# Octaves, Zouks, Citterns, Tenors and Electrics > CBOM >  Special invitation to CBOM players

## August Watters

Cape Cod Mandolin Camp needs the low-mando instruments! Since CCMC is an ensemble-oriented camp, low-voiced instruments like the mandocello, mandola and bouzouki are needed to round out the ensembles. Guitar and bass too. Participants may choose ensembles in a wide range of styles, from bluegrass to classical, jazz to early music. Both reading- and non-reading approaches are used. And the setting is perfect. Dates are Sept. 29-30 & Oct. 1, 2006.

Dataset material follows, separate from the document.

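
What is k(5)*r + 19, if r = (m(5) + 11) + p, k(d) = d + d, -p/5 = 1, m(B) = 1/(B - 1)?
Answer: 163/2 ≈ 81.500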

Butch Baldassari is the special guest. There will be plenty of chances to listen and study with him, plus a fine faculty including some of the best players and teachers in the Northeast (several of whom double on the low mando instruments). My group, the New England Mandolin Ensemble, will be performing and teaching too.

How do I get more of you 'dola, 'cello and 'zouk players to come?

August Watters
Director, Cape Cod Mandolin Camp

----------


## kyblue

Ummm, don't schedule the camp the same week as IBMA?

 

Paula

----------


## Ira Chavis

August, i'll bring my OM...cant say how much I can play it, but i can try on a few pieces...

see you there.
Ira

----------


## otterly2k

Unfortunately, I cannot attend this year... too many other things piling up at the end of Sept. It is high conference season, as well as the middle of the Jewish High Holidays.

I'd love to be able to participate in the future...it's definitely on my short list of events to try to get to.

KE

----------


## August Watters

> as well as the middle of the Jewish High Holidays


Yes, it's unfortunate the camp falls between RH and YK, but that was unavoidable because of other scheduling issues. The camp does end on Sunday early afternoon in time for those who live within a few hours to get home before dusk. For those who wish to join us, some will be going to Kol Nidrei services on the Cape, right after camp ends.

BTW: klezmer will be well-represented at the camp, with my trio Mandomaven as well as faculty members Seth Austen and Beverly Woods.

August W

PS: This will be the first IBMA I've missed in three years!

----------